I’ve been following the darts scene for a very long time now and I’ve always enjoyed watching it. Have been to several WCs in recent years and have also implemented a model for matchups/moneylines for my betting. I enjoy the outright betting most, so I really wanted to come up with a proper outright model, too.
So what is this model all about and how does it work? Let’s dive in.
To generate tournament predictions we first need to be able to quantify the outcome probabilities of individual matches. I’m using a blend of elo-ratings, current form and bookmaker prices to compute match estimates.
However we must account for the fact that tournaments are often played in different formats. The PDC European Tour for instance plays (most of) its matches in a ‘First-To-6’ leg format. The PDC World Championship is played in a ‘First-To-X’ set format (with 3 legs needed to win a set).
In order to account for the myriad of different formats we first have to calculate the probability of ‘player 1 wins a LEG against player 2’. If we have the leg probability we can then compute the match probability using the inverse beta-function. In Excel this would look like this
prob_match = BETA.DIST(prob_leg, format, format, TRUE)
with
prob_leg … probability of player 1 to win a leg
format … the leg-format of the match (e.g. 6 would mean a ‘First-To-6’ legs match).
The format matters A LOT! Imagine MvG playing a ‘First-To-16’ match against Keegan Brown you would imagine he’ll be a heavy favourite.
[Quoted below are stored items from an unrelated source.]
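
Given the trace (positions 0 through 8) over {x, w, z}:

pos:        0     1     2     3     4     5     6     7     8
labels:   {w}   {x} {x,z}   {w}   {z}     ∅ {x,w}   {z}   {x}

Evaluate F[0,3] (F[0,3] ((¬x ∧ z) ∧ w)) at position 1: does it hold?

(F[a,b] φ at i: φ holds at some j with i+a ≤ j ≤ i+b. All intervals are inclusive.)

Check F[0,3] ((¬x ∧ z) ∧ w) at each j in [1,4]:
  j=1: fails (none in [1,4])
  j=2: fails (none in [2,5])
  j=3: fails (none in [3,6])
  j=4: fails (none in [4,7])
No position in the window satisfies it → formula fails.

False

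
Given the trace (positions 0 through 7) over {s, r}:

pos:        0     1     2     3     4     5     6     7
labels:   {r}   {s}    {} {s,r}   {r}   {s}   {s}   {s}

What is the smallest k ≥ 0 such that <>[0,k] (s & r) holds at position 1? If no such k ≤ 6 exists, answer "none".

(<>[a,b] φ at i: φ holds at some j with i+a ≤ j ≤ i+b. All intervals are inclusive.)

2

Scan j = 1,2,… for (s & r):
  j=1: fails
  j=2: fails
  j=3: holds
First hit at j=3, so smallest k = 3-1 = 2.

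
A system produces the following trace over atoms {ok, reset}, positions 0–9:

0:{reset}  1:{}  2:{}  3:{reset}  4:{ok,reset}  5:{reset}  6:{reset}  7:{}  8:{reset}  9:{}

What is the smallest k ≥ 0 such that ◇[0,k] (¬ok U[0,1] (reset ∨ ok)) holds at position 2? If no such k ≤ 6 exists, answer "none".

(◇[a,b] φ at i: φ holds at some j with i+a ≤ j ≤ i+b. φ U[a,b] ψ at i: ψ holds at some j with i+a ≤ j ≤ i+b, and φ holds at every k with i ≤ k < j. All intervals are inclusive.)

0

Scan j = 2,3,… for (¬ok U[0,1] (reset ∨ ok)):
  j=2: holds
First hit at j=2, so smallest k = 2-2 = 0.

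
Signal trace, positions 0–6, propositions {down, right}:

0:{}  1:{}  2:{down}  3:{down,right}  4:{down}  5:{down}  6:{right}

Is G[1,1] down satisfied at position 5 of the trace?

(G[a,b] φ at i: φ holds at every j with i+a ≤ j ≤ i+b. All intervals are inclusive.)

Check down at every j in [6,6]:
  j=6: false
Fails at j=6 → formula fails.

False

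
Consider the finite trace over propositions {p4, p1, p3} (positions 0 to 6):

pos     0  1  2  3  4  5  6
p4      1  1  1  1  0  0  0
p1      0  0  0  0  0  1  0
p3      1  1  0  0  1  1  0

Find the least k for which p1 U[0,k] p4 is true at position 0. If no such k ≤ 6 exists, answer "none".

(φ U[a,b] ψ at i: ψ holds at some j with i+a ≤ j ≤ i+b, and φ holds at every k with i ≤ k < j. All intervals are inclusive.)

Need earliest j ≥ 0 with p4, and p1 at every k in [0,j-1].
  j=0: rhs holds (empty prefix). k = 0.

0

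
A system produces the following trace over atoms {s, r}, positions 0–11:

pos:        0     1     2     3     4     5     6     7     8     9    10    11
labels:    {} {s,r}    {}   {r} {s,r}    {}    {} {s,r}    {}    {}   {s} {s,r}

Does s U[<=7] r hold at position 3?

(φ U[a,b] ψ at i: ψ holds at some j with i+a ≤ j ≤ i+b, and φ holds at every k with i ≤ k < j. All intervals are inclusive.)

Need some j in [3,10] with r, and s at every k in [3,j-1].
  j=3: r holds; no prefix to check → satisfied.

Holds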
If they’d play a ‘First-To-5’ match things would be a lot closer. In fact for this particular matchup MvG would be a 87% favourite to win a ‘First-To-16’ match, but would only be a 72% favourite in a ‘First-To-5’ match.
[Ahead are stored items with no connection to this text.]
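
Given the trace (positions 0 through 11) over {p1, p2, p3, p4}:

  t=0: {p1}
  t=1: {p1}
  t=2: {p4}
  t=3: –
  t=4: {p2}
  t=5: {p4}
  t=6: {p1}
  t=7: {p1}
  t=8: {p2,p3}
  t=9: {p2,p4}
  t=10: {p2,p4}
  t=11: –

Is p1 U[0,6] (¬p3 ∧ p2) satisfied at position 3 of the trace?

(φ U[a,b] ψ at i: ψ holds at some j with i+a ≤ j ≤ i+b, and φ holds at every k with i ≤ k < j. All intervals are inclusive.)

Need some j in [3,9] with (¬p3 ∧ p2), and p1 at every k in [3,j-1].
  j=3: (¬p3 ∧ p2) false.
  j=4: (¬p3 ∧ p2) holds, but p1 fails at k=3 → not this j.
  j=5: (¬p3 ∧ p2) false.
  j=6: (¬p3 ∧ p2) false.
  j=7: (¬p3 ∧ p2) false.
  j=8: (¬p3 ∧ p2) false.
  j=9: (¬p3 ∧ p2) holds, but p1 fails at k=3 → not this j.
No j in the window works → until fails.

False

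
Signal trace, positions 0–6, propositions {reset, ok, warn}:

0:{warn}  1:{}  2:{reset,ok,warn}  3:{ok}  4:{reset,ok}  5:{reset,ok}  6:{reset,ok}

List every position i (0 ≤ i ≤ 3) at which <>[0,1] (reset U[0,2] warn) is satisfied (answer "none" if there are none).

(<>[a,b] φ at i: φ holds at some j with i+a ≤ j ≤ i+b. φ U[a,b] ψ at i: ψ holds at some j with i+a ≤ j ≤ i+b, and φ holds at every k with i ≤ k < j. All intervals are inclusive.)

0, 1, 2

Evaluate at each i in [0,3]:
  i=0: ✓ (witness j=0)
  i=1: ✓ (witness j=2)
  i=2: ✓ (witness j=2)
  i=3: ✗ (none in [3,4])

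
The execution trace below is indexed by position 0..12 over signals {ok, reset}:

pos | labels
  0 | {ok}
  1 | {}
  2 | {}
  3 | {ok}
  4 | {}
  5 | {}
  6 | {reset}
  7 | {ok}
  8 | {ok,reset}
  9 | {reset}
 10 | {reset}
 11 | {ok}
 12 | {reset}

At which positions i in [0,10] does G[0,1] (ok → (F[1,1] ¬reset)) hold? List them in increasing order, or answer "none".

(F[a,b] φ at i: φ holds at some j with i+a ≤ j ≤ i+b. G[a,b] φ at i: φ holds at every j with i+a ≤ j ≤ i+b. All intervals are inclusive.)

Evaluate at each i in [0,10]:
  i=0: ✓ (all of [0,1])
  i=1: ✓ (all of [1,2])
  i=2: ✓ (all of [2,3])
  i=3: ✓ (all of [3,4])
  i=4: ✓ (all of [4,5])
  i=5: ✓ (all of [5,6])
  i=6: ✗ (fails at j=7)
  i=7: ✗ (fails at j=7)
  i=8: ✗ (fails at j=8)
  i=9: ✓ (all of [9,10])
  i=10: ✗ (fails at j=11)

0, 1, 2, 3, 4, 5, 9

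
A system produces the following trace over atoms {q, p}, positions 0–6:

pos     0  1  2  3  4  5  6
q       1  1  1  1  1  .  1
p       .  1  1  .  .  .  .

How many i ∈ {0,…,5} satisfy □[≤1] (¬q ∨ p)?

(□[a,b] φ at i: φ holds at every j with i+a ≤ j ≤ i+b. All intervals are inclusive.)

1

Evaluate at each i in [0,5]:
  i=0: ✗ (fails at j=0)
  i=1: ✓ (all of [1,2])
  i=2: ✗ (fails at j=3)
  i=3: ✗ (fails at j=3)
  i=4: ✗ (fails at j=4)
  i=5: ✗ (fails at j=6)
Positions where it holds: {1} → 1.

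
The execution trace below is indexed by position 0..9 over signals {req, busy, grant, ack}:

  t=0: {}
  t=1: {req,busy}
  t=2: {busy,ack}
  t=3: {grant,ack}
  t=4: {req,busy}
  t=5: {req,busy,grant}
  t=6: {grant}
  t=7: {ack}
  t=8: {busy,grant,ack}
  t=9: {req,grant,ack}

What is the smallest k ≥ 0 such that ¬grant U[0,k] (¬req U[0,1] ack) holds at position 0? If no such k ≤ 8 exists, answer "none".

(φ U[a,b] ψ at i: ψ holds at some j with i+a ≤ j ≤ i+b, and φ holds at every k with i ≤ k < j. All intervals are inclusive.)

2

Need earliest j ≥ 0 with (¬req U[0,1] ack), and ¬grant at every k in [0,j-1].
  j=0: rhs fails.
  j=1: rhs fails.
  j=2: rhs holds; lhs holds on [0,1]. k = 2.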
Armed with these match probabilities it’s a matter of playing the tournament millions of times. This is called a Monte Carlo simulation.
In order to determine the winner of each match we generate a random number between 0 and 1 and compare this number with the match probabilities.
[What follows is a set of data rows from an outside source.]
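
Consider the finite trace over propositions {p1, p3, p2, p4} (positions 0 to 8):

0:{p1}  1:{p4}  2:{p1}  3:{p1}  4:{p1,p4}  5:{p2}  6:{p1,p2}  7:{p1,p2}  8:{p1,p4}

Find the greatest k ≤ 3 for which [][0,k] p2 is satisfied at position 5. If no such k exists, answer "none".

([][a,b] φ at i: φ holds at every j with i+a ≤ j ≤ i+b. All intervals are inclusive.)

2

p2 must hold from j=5 onward; find where it first fails.
  j=5: holds
  j=6: holds
  j=7: holds
  j=8: fails
Holds on [5,7], so largest k = 2.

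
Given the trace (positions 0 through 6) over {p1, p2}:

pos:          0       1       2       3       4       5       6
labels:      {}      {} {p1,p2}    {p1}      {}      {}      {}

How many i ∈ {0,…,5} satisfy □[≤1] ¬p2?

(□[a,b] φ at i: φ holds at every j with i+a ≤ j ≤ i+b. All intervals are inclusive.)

Evaluate at each i in [0,5]:
  i=0: ✓ (all of [0,1])
  i=1: ✗ (fails at j=2)
  i=2: ✗ (fails at j=2)
  i=3: ✓ (all of [3,4])
  i=4: ✓ (all of [4,5])
  i=5: ✓ (all of [5,6])
Positions where it holds: {0, 3, 4, 5} → 4.

4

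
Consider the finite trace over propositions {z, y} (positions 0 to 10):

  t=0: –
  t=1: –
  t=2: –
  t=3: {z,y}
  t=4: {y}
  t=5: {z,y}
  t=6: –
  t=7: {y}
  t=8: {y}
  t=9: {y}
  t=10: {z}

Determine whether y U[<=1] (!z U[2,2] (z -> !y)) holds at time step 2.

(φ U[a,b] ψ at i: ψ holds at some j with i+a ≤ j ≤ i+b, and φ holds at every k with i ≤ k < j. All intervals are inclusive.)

Need some j in [2,3] with (!z U[2,2] (z -> !y)), and y at every k in [2,j-1].
  j=2: (!z U[2,2] (z -> !y)) — fails.
  j=3: (!z U[2,2] (z -> !y)) — fails.
No j in the window works → until fails.

False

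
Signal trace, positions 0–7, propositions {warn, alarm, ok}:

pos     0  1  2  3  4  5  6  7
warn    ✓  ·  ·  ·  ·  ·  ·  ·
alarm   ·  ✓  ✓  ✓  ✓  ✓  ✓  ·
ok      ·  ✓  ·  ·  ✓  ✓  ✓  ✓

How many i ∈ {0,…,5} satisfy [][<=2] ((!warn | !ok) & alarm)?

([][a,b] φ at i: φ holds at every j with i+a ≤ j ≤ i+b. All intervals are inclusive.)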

Let’s walk through one example. Let’s assume Michael Van Gerwen plays William O’Connor with MvG being an 85% to win the match. If the random number generator throws a number < 0.85, MvG is considered the winner. A random number between 0.85 and 1 would mean O’Conner is the winner.
The loser is eliminated and the winner advances to the next round.
We repeat this process for every match and every round. A tournament with 64 entries has
log(64, 2) = 6
rounds until a winner is determined (log x to the base of 2).
Each simulation gives us a winner. Perhaps Michael van Gerwen wins a particular simulation. That’s one possibility – and currently it would be the most likely one – but he would certainly not win every simulation.
That’s why we need to run the simulation millions of times. I tend to run 2.5 million trials for a 64-player field as such big fields mean big variance. Over that many simulations, MvG wins sometimes (but not always), Gary Anderson wins a little less often and the no-hopers might not even win once in a million trials.
In fact Michael van Gerwen has won 350k simulations while Dyson Parody hasn’t won a single simulation in 2.5 million trials as you can see from the predictions for the 2019 Gibraltar Darts Trophy.
On a side note it takes my Apple iMac 27″ (from 2013) almost 6 hours to run all 2.5 million simulations. I love it to see my machine sweating!
The number of wins is divided by the number of simulations in order to derive the probability of one player winning the tournament. If we take the inverse we’ll get the fair odds which can then be easily compared against bookmaker prices to look for potential value bets.
fair_odds = n / number_of_wins
As you would expect the draw affects outright probabilities quite a bit. Assume Michael van Gerwen, Gary Anderson, Peter Wright, Rob Cross all being in the same half then players in the opposite half of the draw would have a much ‘easier’ path to the final as if they were in the same half.
This model accounts for both tournaments with a set draw (e.g. European Tour events) as well as for tournaments with a random draw (e.g. the UK Open).
I will try to publish the tournament predictions before every major PDC event on my twitter account @BettingIsCool
The predictions also include the value and advised stakes based on the Kelly-Criterion on a scale from 1 – 100.
I hope these forecasts serve as a supplementary tool for your betting or even just to have a side bet every now and then. Don’t go havoc with your stakes though!
And always remember the beauty of simple things!